Back in the days before “Black Lives Matter” there was a phenomenon called “acting white” that applied to black kids who tried to study and do well in school. Quite a few succeeded in spite of it. It has been replaced by a new theme of “White Supremacy” that attributes certain behavior to “Whiteness.” An example is “Whiteness as a problem.” This is actually a college course.
A class to be taught next semester at the University of Wisconsin Madison called “The Problem of Whiteness” aims to “understand how whiteness is socially constructed and experienced in order to help dismantle white supremacy,” the course description states.
“Whites rarely or never questioned what it is to be white,” Assistant Professor Damon Sajnani, who will teach the course, told The College Fix in a telephone interview last week. “So you go through life taking it for granted without ever questioning or critically interrogating it.”
For Sajnani, one way to solve this is to offer “The Problem of Whiteness,” an analysis of what it means to be white and how to deal with it as a “problem.”
Now, what is the problem of “Whiteness?”
One example is Stanford’s new program of Physics for “people of color.”
Is there a branch of Physics restricted to those “of color?”
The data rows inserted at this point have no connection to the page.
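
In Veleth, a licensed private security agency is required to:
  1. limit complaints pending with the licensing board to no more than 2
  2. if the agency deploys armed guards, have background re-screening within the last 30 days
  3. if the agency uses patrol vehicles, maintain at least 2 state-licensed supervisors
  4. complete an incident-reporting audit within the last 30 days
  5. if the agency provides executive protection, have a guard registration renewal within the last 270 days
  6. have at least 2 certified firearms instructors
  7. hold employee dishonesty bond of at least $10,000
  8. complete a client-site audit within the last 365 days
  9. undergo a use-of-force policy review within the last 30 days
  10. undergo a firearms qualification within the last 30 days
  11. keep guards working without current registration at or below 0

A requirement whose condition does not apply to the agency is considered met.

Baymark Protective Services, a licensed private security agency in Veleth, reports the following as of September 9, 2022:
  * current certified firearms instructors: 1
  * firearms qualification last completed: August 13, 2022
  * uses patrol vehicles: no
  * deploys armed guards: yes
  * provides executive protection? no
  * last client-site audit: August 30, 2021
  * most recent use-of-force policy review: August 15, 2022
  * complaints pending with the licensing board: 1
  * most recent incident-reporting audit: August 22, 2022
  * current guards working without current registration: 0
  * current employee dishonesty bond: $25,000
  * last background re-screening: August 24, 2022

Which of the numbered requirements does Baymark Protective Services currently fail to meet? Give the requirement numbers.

1. complaints pending with the licensing board 1 ≤ 2 → met
2. condition 'deploys armed guards' holds; background re-screening 16 days ago vs limit 30 → met
3. condition 'uses patrol vehicles' does not hold → requirement n/a → met
4. incident-reporting audit 18 days ago vs limit 30 → met
5. condition 'provides executive protection' does not hold → requirement n/a → met
6. certified firearms instructors 1 < 2 → not met
7. employee dishonesty bond $25,000 ≥ $10,000 → met
8. client-site audit 375 days ago vs limit 365 → not met
9. use-of-force policy review 25 days ago vs limit 30 → met
10. firearms qualification 27 days ago vs limit 30 → met
11. guards working without current registration 0 ≤ 0 → met
Not met: 6, 8

6, 8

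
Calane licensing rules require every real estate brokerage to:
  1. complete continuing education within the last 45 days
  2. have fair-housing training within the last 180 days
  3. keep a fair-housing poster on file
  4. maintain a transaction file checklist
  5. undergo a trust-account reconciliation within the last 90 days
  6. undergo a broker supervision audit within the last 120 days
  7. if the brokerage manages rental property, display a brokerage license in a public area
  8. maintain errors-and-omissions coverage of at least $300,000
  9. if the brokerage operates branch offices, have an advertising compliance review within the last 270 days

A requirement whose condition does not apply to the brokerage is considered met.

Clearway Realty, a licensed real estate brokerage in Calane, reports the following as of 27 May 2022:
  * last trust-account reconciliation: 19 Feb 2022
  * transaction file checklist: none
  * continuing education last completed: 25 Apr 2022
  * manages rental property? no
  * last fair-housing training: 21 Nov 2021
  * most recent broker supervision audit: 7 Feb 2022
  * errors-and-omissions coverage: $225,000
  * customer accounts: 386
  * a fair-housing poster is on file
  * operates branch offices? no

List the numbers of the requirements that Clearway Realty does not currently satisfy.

1. continuing education 32 days ago vs limit 45 → met
2. fair-housing training 187 days ago vs limit 180 → not met
3. fair-housing poster present → met
4. transaction file checklist absent → not met
5. trust-account reconciliation 97 days ago vs limit 90 → not met
6. broker supervision audit 109 days ago vs limit 120 → met
7. condition 'manages rental property' does not hold → requirement n/a → met
8. errors-and-omissions coverage $225,000 < $300,000 → not met
9. condition 'operates branch offices' does not hold → requirement n/a → met
Not met: 2, 4, 5, 8

2, 4, 5, 8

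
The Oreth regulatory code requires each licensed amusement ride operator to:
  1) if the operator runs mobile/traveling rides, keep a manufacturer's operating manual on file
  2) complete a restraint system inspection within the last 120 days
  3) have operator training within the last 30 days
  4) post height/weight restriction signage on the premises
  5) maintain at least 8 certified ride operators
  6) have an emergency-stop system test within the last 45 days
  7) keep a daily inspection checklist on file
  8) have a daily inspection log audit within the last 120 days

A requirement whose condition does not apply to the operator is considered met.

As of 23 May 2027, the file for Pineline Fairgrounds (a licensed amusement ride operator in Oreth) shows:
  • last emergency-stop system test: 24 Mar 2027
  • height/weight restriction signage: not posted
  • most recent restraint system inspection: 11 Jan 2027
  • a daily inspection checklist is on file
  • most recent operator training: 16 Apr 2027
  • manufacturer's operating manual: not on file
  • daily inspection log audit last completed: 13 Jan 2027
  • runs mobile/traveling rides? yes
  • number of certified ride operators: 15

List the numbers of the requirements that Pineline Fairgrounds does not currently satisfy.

1, 2, 3, 4, 6, 8

1. condition 'runs mobile/traveling rides' holds; manufacturer's operating manual absent → not met
2. restraint system inspection 132 days ago vs limit 120 → not met
3. operator training 37 days ago vs limit 30 → not met
4. height/weight restriction signage absent → not met
5. certified ride operators 15 ≥ 8 → met
6. emergency-stop system test 60 days ago vs limit 45 → not met
7. daily inspection checklist present → met
8. daily inspection log audit 130 days ago vs limit 120 → not met
Not met: 1, 2, 3, 4, 6, 8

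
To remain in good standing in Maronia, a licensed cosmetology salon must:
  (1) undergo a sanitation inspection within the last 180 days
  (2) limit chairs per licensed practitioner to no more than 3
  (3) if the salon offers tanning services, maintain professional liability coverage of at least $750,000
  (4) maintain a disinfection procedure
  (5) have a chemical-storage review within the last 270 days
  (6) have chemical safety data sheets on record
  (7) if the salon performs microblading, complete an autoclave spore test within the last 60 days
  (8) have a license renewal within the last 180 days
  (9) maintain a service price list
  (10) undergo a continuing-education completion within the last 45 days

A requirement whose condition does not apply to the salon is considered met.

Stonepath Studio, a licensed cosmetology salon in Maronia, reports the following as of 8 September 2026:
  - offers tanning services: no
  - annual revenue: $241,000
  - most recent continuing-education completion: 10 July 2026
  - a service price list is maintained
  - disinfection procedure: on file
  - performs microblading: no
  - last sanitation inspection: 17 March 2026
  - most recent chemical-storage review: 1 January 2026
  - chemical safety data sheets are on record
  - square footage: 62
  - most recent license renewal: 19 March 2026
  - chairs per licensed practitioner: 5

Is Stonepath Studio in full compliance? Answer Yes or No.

1. sanitation inspection 175 days ago vs limit 180 → met
2. chairs per licensed practitioner 5 > 3 → not met
3. condition 'offers tanning services' does not hold → requirement n/a → met
4. disinfection procedure present → met
5. chemical-storage review 250 days ago vs limit 270 → met
6. chemical safety data sheets present → met
7. condition 'performs microblading' does not hold → requirement n/a → met
8. license renewal 173 days ago vs limit 180 → met
9. service price list present → met
10. continuing-education completion 60 days ago vs limit 45 → not met
Not met: 2, 10

No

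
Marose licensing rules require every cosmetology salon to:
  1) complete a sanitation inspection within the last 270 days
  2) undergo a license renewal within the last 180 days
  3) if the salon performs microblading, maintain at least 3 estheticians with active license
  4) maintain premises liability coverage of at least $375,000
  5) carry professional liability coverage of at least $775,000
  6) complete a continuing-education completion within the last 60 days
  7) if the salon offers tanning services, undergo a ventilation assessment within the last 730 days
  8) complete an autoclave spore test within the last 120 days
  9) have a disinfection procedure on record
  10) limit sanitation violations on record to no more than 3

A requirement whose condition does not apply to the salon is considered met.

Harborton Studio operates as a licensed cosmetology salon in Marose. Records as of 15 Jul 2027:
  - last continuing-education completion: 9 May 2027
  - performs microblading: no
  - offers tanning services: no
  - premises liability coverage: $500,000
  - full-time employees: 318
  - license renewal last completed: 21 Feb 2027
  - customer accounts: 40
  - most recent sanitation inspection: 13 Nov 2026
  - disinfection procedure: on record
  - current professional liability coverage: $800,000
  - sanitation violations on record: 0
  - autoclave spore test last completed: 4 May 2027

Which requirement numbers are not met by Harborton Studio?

6

1. sanitation inspection 244 days ago vs limit 270 → met
2. license renewal 144 days ago vs limit 180 → met
3. condition 'performs microblading' does not hold → requirement n/a → met
4. premises liability coverage $500,000 ≥ $375,000 → met
5. professional liability coverage $800,000 ≥ $775,000 → met
6. continuing-education completion 67 days ago vs limit 60 → not met
7. condition 'offers tanning services' does not hold → requirement n/a → met
8. autoclave spore test 72 days ago vs limit 120 → met
9. disinfection procedure present → met
10. sanitation violations on record 0 ≤ 3 → met
Not met: 6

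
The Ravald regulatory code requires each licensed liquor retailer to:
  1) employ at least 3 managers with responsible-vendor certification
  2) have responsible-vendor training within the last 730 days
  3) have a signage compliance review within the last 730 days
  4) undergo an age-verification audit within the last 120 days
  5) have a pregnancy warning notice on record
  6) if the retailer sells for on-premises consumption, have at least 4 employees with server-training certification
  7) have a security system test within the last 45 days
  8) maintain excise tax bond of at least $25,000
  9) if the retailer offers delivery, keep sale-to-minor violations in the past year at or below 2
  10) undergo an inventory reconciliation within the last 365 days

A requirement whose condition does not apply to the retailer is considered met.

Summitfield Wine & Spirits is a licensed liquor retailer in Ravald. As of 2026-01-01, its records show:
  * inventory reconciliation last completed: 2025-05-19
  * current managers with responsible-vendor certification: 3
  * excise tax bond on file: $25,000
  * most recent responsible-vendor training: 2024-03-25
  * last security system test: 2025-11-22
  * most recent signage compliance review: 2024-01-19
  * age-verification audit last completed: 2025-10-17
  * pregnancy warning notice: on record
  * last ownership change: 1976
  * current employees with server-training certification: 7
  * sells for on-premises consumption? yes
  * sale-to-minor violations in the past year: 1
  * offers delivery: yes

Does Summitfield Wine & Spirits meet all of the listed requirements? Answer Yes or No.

Yes

1. managers with responsible-vendor certification 3 ≥ 3 → met
2. responsible-vendor training 647 days ago vs limit 730 → met
3. signage compliance review 713 days ago vs limit 730 → met
4. age-verification audit 76 days ago vs limit 120 → met
5. pregnancy warning notice present → met
6. condition 'sells for on-premises consumption' holds; employees with server-training certification 7 ≥ 4 → met
7. security system test 40 days ago vs limit 45 → met
8. excise tax bond $25,000 ≥ $25,000 → met
9. condition 'offers delivery' holds; sale-to-minor violations in the past year 1 ≤ 2 → met
10. inventory reconciliation 227 days ago vs limit 365 → met
All met.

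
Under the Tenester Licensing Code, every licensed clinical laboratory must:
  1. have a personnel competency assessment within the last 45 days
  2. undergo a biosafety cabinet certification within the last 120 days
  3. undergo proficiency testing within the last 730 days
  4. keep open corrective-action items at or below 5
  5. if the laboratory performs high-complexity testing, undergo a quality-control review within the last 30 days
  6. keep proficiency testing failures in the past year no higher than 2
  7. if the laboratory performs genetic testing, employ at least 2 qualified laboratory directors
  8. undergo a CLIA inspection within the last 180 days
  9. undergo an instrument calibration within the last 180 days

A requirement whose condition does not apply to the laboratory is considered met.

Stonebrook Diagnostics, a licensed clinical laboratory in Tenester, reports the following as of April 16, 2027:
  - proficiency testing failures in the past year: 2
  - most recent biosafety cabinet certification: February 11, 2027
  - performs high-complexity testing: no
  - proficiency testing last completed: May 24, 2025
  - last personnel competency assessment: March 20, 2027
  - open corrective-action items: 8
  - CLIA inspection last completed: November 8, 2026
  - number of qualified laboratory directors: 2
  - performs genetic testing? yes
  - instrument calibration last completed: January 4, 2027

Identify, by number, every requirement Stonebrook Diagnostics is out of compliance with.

4

1. personnel competency assessment 27 days ago vs limit 45 → met
2. biosafety cabinet certification 64 days ago vs limit 120 → met
3. proficiency testing 692 days ago vs limit 730 → met
4. open corrective-action items 8 > 5 → not met
5. condition 'performs high-complexity testing' does not hold → requirement n/a → met
6. proficiency testing failures in the past year 2 ≤ 2 → met
7. condition 'performs genetic testing' holds; qualified laboratory directors 2 ≥ 2 → met
8. CLIA inspection 159 days ago vs limit 180 → met
9. instrument calibration 102 days ago vs limit 180 → met
Not met: 4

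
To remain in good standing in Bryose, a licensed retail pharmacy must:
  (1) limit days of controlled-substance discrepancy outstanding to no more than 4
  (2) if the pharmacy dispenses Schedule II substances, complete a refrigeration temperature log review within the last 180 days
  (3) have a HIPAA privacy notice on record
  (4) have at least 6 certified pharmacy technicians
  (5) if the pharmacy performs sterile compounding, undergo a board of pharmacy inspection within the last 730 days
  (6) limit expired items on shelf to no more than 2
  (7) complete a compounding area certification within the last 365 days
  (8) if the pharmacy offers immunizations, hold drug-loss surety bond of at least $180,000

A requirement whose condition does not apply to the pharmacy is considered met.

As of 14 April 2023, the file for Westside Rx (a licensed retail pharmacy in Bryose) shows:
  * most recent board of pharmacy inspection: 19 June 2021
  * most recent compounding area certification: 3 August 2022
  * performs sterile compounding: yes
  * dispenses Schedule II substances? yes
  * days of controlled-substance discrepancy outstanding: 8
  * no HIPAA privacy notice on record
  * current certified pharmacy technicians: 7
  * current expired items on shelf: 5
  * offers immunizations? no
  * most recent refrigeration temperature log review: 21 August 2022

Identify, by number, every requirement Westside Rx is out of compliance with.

1. days of controlled-substance discrepancy outstanding 8 > 4 → not met
2. condition 'dispenses Schedule II substances' holds; refrigeration temperature log review 236 days ago vs limit 180 → not met
3. HIPAA privacy notice absent → not met
4. certified pharmacy technicians 7 ≥ 6 → met
5. condition 'performs sterile compounding' holds; board of pharmacy inspection 664 days ago vs limit 730 → met
6. expired items on shelf 5 > 2 → not met
7. compounding area certification 254 days ago vs limit 365 → met
8. condition 'offers immunizations' does not hold → requirement n/a → met
Not met: 1, 2, 3, 6

1, 2, 3, 6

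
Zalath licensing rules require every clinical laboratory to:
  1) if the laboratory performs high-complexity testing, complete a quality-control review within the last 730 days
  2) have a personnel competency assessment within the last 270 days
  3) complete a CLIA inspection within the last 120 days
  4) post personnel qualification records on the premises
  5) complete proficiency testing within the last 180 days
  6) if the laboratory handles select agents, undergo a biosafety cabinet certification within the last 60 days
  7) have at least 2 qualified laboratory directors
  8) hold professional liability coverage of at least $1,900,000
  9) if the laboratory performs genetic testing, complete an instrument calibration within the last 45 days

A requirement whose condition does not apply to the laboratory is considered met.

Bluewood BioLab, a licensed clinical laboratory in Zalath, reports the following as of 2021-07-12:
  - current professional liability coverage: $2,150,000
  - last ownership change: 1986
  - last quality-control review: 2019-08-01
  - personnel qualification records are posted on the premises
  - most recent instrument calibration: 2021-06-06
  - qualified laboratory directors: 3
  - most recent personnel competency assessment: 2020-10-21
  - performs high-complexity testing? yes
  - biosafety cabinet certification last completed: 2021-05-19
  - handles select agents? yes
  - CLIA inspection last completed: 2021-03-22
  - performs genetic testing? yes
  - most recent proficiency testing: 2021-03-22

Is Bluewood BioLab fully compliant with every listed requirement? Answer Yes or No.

1. condition 'performs high-complexity testing' holds; quality-control review 711 days ago vs limit 730 → met
2. personnel competency assessment 264 days ago vs limit 270 → met
3. CLIA inspection 112 days ago vs limit 120 → met
4. personnel qualification records present → met
5. proficiency testing 112 days ago vs limit 180 → met
6. condition 'handles select agents' holds; biosafety cabinet certification 54 days ago vs limit 60 → met
7. qualified laboratory directors 3 ≥ 2 → met
8. professional liability coverage $2,150,000 ≥ $1,900,000 → met
9. condition 'performs genetic testing' holds; instrument calibration 36 days ago vs limit 45 → met
All met.

Yes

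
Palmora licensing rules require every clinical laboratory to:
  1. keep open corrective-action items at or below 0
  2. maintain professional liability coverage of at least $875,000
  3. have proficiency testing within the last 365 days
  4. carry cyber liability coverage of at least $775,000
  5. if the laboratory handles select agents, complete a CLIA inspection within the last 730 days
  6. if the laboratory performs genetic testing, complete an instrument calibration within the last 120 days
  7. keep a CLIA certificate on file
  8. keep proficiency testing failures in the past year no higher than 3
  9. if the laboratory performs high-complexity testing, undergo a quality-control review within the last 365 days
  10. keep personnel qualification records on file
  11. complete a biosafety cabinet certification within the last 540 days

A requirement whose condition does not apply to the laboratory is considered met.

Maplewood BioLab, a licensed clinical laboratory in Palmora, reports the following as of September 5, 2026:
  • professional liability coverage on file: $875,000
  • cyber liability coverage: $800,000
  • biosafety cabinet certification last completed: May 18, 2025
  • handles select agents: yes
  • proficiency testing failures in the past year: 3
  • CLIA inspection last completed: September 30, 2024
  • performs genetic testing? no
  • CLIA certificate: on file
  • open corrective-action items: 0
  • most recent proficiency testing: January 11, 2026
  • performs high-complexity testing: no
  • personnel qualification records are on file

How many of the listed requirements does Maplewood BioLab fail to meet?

1. open corrective-action items 0 ≤ 0 → met
2. professional liability coverage $875,000 ≥ $875,000 → met
3. proficiency testing 237 days ago vs limit 365 → met
4. cyber liability coverage $800,000 ≥ $775,000 → met
5. condition 'handles select agents' holds; CLIA inspection 705 days ago vs limit 730 → met
6. condition 'performs genetic testing' does not hold → requirement n/a → met
7. CLIA certificate present → met
8. proficiency testing failures in the past year 3 ≤ 3 → met
9. condition 'performs high-complexity testing' does not hold → requirement n/a → met
10. personnel qualification records present → met
11. biosafety cabinet certification 475 days ago vs limit 540 → met
Not met: 0 of 11

0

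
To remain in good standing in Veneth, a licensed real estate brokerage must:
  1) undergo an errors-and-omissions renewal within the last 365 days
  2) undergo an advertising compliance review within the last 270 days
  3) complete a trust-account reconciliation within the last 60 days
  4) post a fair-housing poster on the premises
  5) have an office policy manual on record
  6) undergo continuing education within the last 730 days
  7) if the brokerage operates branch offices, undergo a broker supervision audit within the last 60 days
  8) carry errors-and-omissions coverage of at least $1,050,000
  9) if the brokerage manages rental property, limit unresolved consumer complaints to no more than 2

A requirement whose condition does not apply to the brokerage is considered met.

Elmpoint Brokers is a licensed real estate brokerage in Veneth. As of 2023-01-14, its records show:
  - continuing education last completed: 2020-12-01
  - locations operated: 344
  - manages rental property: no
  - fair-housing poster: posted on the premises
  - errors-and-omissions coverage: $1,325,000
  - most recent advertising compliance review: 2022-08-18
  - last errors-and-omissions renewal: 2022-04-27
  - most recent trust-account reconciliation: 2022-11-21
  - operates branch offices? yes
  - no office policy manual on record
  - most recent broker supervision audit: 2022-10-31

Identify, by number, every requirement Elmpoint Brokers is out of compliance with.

1. errors-and-omissions renewal 262 days ago vs limit 365 → met
2. advertising compliance review 149 days ago vs limit 270 → met
3. trust-account reconciliation 54 days ago vs limit 60 → met
4. fair-housing poster present → met
5. office policy manual absent → not met
6. continuing education 774 days ago vs limit 730 → not met
7. condition 'operates branch offices' holds; broker supervision audit 75 days ago vs limit 60 → not met
8. errors-and-omissions coverage $1,325,000 ≥ $1,050,000 → met
9. condition 'manages rental property' does not hold → requirement n/a → met
Not met: 5, 6, 7

5, 6, 7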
How are students of color at a disadvantage in the science classroom in particular?
For one thing, we know that scientific concepts are learned and solidified when students have an opportunity to explain them. The more you talk about something, the more you understand it. But in many schools, especially urban ones, teachers are the ones doing the explaining.
Teaching that math is ‘racist’ will taint the field for everyone, including those who need it most.
Math proficiency is white supremacy, proclaims Deborah Lowenberg Ball, a mathematics professor and former dean of the University of Michigan School of Education.
In the latest episode of the EdFix Podcast, Ball complains that math is a “harbor for whiteness” and “the very nature of the knowledge and who’s produced it, and what has counted as mathematics is itself dominated by whiteness and racism.” She groans that considering math proficiency to be a sign of intelligence is “raced.”
A high school teacher explains
Teacher claims that encouraging students to behave is white supremacy. See for yourself.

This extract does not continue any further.